Shouvik Nandy

Data Governance | Data Management | Data Quality | Data Analytics

Data Science Projects

[Capstone Project : Loan Default Prediction]


Project 1 : Unsupervised Learning - PCA & tSNE

Principal Component Analysis - tSNE - Exploratory Data Analysis

In this project, we will explore dimensionality reduction using PCA & tSNE algorithm. We will be using the inbuilt Iris dataset from sklearn package. The data contains information about three types of Iris flower - Setosa, Versicolour & Virginica. For every type of flower there are four features sepal length, sepal width, petal length and petal width.


Project 2 : Segmentation of Bank customers using clustering techinques

K-Means - DBSCAN - Gaussian Mixture Model

In this project, we will cluster customer data from a bank. The goal is to indentify various customer segments to run marketing campaigns. They have been advised by their marketing research team, that the penetration in the market can be improved. Based on this input, the Marketing team proposes to run personalised campaigns to target new customers as well as upsell to existing customers.
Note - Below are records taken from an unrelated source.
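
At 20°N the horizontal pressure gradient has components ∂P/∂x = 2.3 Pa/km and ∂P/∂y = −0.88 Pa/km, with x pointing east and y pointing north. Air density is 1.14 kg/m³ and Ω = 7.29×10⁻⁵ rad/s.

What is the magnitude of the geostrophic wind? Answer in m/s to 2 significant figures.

Coriolis parameter at 20°N:
f = 2Ω sin φ = 2 × 7.29×10⁻⁵ × sin 20° = 4.99×10⁻⁵ s⁻¹
Component geostrophic relations (x east, y north):
u_g = −(1/(fρ)) ∂P/∂y,  v_g = (1/(fρ)) ∂P/∂x
u_g = −(−0.88×10⁻³)/(4.99×10⁻⁵ × 1.14) = 15.5 m/s;  v_g = (2.3×10⁻³)/(4.99×10⁻⁵ × 1.14) = 40.5 m/s
|V_g| = √(u_g² + v_g²) = 43.3 m/s

43 m/s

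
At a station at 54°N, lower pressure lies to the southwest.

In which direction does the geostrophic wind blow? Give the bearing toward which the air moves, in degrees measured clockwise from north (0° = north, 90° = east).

315°

The pressure-gradient force points toward the southwest (bearing 225°).
Geostrophic balance: in the Northern Hemisphere the Coriolis force deflects motion to the right, so the geostrophic wind blows 90° to the right of the pressure-gradient force (low pressure on the left).
Rotating 225° by 90° clockwise gives 315° — the wind blows toward the northwest.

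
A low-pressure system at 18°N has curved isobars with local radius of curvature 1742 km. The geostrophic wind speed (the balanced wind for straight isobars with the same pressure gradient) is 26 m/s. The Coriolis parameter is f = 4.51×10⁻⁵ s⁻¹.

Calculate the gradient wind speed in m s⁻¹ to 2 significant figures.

Around a low, centrifugal force acts outward with Coriolis, so pressure-gradient force balances both:
(1/ρ)|∂P/∂n| = fV + V²/R  →  V² + fR·V − fR·V_g = 0
With fR = 4.51×10⁻⁵ × 1742×10³ m = 78.6 m/s:
V = [−fR + √((fR)² + 4 fR V_g)]/2 = [−78.6 + √(78.6² + 4×78.6×26)]/2 = 20.6 m/s
Subgeostrophic (V < V_g = 26 m/s), as expected around a low.

21 m s⁻¹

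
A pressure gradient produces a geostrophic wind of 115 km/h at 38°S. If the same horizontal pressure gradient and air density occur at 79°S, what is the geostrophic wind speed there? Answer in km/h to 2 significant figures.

72 km/h

With the same pressure gradient and density, V_g ∝ 1/f ∝ 1/sin φ.
V₂ = V₁ · sin φ₁ / sin φ₂ = 115 × sin 38° / sin 79°
V₂ = 115 × 0.6157/0.9816 = 72 km/h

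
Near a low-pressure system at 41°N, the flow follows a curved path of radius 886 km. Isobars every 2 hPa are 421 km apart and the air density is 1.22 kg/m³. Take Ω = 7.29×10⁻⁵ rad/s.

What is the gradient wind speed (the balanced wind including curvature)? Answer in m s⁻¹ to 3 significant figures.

Coriolis parameter at 41°N:
f = 2Ω sin φ = 2 × 7.29×10⁻⁵ × sin 41° = 9.57×10⁻⁵ s⁻¹
Pressure gradient: |∂P/∂n| = 200 Pa / 421000 m = 4.75×10⁻⁴ Pa/m
Geostrophic speed: V_g = |∂P/∂n|/(fρ) = 4.75×10⁻⁴/(9.57×10⁻⁵ × 1.22) = 4.07 m/s
Around a low, centrifugal force acts outward with Coriolis, so pressure-gradient force balances both:
(1/ρ)|∂P/∂n| = fV + V²/R  →  V² + fR·V − fR·V_g = 0
With fR = 9.57×10⁻⁵ × 886×10³ m = 84.7 m/s:
V = [−fR + √((fR)² + 4 fR V_g)]/2 = [−84.7 + √(84.7² + 4×84.7×4.07)]/2 = 3.89 m/s
Subgeostrophic (V < V_g = 4.07 m/s), as expected around a low.

3.89 m s⁻¹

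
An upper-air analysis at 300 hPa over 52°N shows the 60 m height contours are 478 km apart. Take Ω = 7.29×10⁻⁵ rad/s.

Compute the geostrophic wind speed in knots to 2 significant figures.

21 knots

Coriolis parameter at 52°N:
f = 2Ω sin φ = 2 × 7.29×10⁻⁵ × sin 52° = 1.15×10⁻⁴ s⁻¹
Height gradient: |∂Z/∂n| = 60 m / 478000 m = 1.26×10⁻⁴
On a pressure surface, geostrophic balance gives V_g = (g/f)|∂Z/∂n|:
V_g = 9.81 × 1.26×10⁻⁴ / 1.15×10⁻⁴ = 10.7 m/s
Converting: 10.7 m/s × 1.944 = 21 knots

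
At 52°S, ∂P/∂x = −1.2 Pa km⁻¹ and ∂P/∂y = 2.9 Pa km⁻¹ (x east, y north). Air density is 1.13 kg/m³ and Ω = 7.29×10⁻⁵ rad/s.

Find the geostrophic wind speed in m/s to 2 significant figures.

24 m/s

Coriolis parameter at 52°S:
f = 2Ω sin φ = 2 × 7.29×10⁻⁵ × sin 52° = 1.15×10⁻⁴ s⁻¹
In the Southern Hemisphere f is negative: f = −1.15×10⁻⁴ s⁻¹.
Component geostrophic relations (x east, y north):
u_g = −(1/(fρ)) ∂P/∂y,  v_g = (1/(fρ)) ∂P/∂x
u_g = −(2.9×10⁻³)/(−1.15×10⁻⁴ × 1.13) = 22.3 m/s;  v_g = (−1.2×10⁻³)/(−1.15×10⁻⁴ × 1.13) = 9.24 m/s
|V_g| = √(u_g² + v_g²) = 24.2 m/s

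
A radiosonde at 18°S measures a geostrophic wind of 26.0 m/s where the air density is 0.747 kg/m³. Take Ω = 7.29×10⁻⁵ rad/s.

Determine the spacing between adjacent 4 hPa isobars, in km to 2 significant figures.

460 km

Coriolis parameter at 18°S:
f = 2Ω sin φ = 2 × 7.29×10⁻⁵ × sin 18° = 4.51×10⁻⁵ s⁻¹
Geostrophic balance rearranged: |∂P/∂n| = f ρ V_g
|∂P/∂n| = 4.51×10⁻⁵ × 0.747 × 26.0 = 8.75×10⁻⁴ Pa/m
Isobar spacing: Δn = ΔP/|∂P/∂n| = 400 Pa / 8.75×10⁻⁴ Pa/m = 457116 m ≈ 460 km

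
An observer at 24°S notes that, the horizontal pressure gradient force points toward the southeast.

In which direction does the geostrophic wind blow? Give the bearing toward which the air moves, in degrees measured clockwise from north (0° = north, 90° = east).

045°

The pressure-gradient force points toward the southeast (bearing 135°).
Geostrophic balance: in the Southern Hemisphere the Coriolis force deflects motion to the left, so the geostrophic wind blows 90° to the left of the pressure-gradient force (low pressure on the right).
Rotating 135° by 90° counterclockwise gives 045° — the wind blows toward the northeast.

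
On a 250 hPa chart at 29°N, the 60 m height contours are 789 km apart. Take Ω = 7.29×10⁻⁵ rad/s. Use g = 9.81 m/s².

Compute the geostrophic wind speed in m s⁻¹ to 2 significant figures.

Coriolis parameter at 29°N:
f = 2Ω sin φ = 2 × 7.29×10⁻⁵ × sin 29° = 7.07×10⁻⁵ s⁻¹
Height gradient: |∂Z/∂n| = 60 m / 789000 m = 7.60×10⁻⁵
On a pressure surface, geostrophic balance gives V_g = (g/f)|∂Z/∂n|:
V_g = 9.81 × 7.60×10⁻⁵ / 7.07×10⁻⁵ = 10.6 m/s

11 m s⁻¹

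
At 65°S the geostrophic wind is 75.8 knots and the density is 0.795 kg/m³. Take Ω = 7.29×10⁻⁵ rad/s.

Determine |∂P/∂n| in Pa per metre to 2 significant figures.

Coriolis parameter at 65°S:
f = 2Ω sin φ = 2 × 7.29×10⁻⁵ × sin 65° = 1.32×10⁻⁴ s⁻¹
Wind speed in SI: 75.8 knots = 39.0 m/s
Geostrophic balance rearranged: |∂P/∂n| = f ρ V_g
|∂P/∂n| = 1.32×10⁻⁴ × 0.795 × 39.0 = 4.10×10⁻³ Pa/m

4.1×10⁻³ Pa/m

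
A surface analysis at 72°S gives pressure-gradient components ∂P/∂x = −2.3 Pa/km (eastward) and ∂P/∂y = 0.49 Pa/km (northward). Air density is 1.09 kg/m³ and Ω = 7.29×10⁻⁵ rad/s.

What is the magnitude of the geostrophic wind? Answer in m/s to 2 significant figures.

16 m/s

Coriolis parameter at 72°S:
f = 2Ω sin φ = 2 × 7.29×10⁻⁵ × sin 72° = 1.39×10⁻⁴ s⁻¹
In the Southern Hemisphere f is negative: f = −1.39×10⁻⁴ s⁻¹.
Component geostrophic relations (x east, y north):
u_g = −(1/(fρ)) ∂P/∂y,  v_g = (1/(fρ)) ∂P/∂x
u_g = −(0.49×10⁻³)/(−1.39×10⁻⁴ × 1.09) = 3.24 m/s;  v_g = (−2.3×10⁻³)/(−1.39×10⁻⁴ × 1.09) = 15.2 m/s
|V_g| = √(u_g² + v_g²) = 15.6 m/s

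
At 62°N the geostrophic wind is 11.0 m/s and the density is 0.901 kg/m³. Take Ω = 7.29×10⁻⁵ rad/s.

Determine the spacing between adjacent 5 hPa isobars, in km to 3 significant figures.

Coriolis parameter at 62°N:
f = 2Ω sin φ = 2 × 7.29×10⁻⁵ × sin 62° = 1.29×10⁻⁴ s⁻¹
Geostrophic balance rearranged: |∂P/∂n| = f ρ V_g
|∂P/∂n| = 1.29×10⁻⁴ × 0.901 × 11.0 = 1.28×10⁻³ Pa/m
Isobar spacing: Δn = ΔP/|∂P/∂n| = 500 Pa / 1.28×10⁻³ Pa/m = 391886 m ≈ 392 km

392 km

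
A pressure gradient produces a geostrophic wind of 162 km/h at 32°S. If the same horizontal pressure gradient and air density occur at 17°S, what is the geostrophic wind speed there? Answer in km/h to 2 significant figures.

290 km/h

With the same pressure gradient and density, V_g ∝ 1/f ∝ 1/sin φ.
V₂ = V₁ · sin φ₁ / sin φ₂ = 162 × sin 32° / sin 17°
V₂ = 162 × 0.5299/0.2924 = 290 km/h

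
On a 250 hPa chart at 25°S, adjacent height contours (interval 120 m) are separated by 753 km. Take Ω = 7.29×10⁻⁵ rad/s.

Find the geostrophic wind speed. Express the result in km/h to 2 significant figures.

91 km/h

Coriolis parameter at 25°S:
f = 2Ω sin φ = 2 × 7.29×10⁻⁵ × sin 25° = 6.16×10⁻⁵ s⁻¹
Height gradient: |∂Z/∂n| = 120 m / 753000 m = 1.59×10⁻⁴
On a pressure surface, geostrophic balance gives V_g = (g/f)|∂Z/∂n|:
V_g = 9.81 × 1.59×10⁻⁴ / 6.16×10⁻⁵ = 25.4 m/s
Converting: 25.4 m/s × 3.6 = 91 km/h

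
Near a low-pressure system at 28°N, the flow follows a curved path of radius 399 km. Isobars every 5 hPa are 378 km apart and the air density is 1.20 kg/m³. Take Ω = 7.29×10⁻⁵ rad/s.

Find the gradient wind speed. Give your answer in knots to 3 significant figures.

22.1 knots

Coriolis parameter at 28°N:
f = 2Ω sin φ = 2 × 7.29×10⁻⁵ × sin 28° = 6.84×10⁻⁵ s⁻¹
Pressure gradient: |∂P/∂n| = 500 Pa / 378000 m = 1.32×10⁻³ Pa/m
Geostrophic speed: V_g = |∂P/∂n|/(fρ) = 1.32×10⁻³/(6.84×10⁻⁵ × 1.20) = 16.1 m/s
Around a low, centrifugal force acts outward with Coriolis, so pressure-gradient force balances both:
(1/ρ)|∂P/∂n| = fV + V²/R  →  V² + fR·V − fR·V_g = 0
With fR = 6.84×10⁻⁵ × 399×10³ m = 27.3 m/s:
V = [−fR + √((fR)² + 4 fR V_g)]/2 = [−27.3 + √(27.3² + 4×27.3×16.1)]/2 = 11.4 m/s
Subgeostrophic (V < V_g = 16.1 m/s), as expected around a low.
Converting: 11.4 m/s × 1.944 = 22.1 knots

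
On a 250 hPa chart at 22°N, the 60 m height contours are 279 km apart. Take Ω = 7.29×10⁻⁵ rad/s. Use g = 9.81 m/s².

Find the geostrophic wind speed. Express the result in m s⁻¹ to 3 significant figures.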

Another insight from the market research was that the customers perceive the support services of the bank poorly. Based on this, the Operations team wants to upgrade the service delivery model, to ensure that customers queries are resolved faster.


Project 3 : Prediction of Housing Prices

Linear Regression - Machine Learning - Model Metrics

In this project, we will predict the housing prices of a town or a suburb based on the features of the locality provided to us. In the process, we need to identify the most important features in the dataset. We need to employ techniques of data preprocessing and build a linear regression model that predicts the prices for us.Each record in the dataset describes a Boston suburb or town. The data was drawn from the Boston Standard Metropolitan Statistical Area (SMSA) in 1970.


Project 4 : Prediction of Loan Eligiblity

Logistic Regression - k Nearest neighbors - Feature Importance

In this project, we will predict whether a customer is eligible for bank loan. Credit risk is the default in payment of any loan by the borrower. In Banking sector this is an important factor to be considered before approving the loan of an applicant.Dream Housing Finance company deals in all home loans. They have presence across all urban, semi urban and rural areas. Customer first apply for home loan after that company validates the customer eligibility for loan.

Company wants to automate the loan eligibility process (real time) based on customer detail provided while filling online application form. These details are Gender, Marital Status, Education, Number of Dependents, Income, Loan Amount, Credit History and others. To automate this process, they have given a problem to identify the customers segments, those are eligible for loan amount so that they can specifically target these customers.


Project 5 : Prediction of Loan Eligiblity

Decision Tree - Random Forest Classifier

In this project, we will use the same data set to predict loan eligiblity with tree based models. We will implement Decision trees and Random Forest algorithms for classification.


Project 6 : Forecasting of Air Passengers

Time Series Forecasting - AR, MA & ARMA ( autoregressive–moving-average )

In this project, we will forecast the volume of air passengers based on the historic data. The dataset is from inbuilt dataset in R. The objective is to predict the monthly volume of air passengers for next 24 months.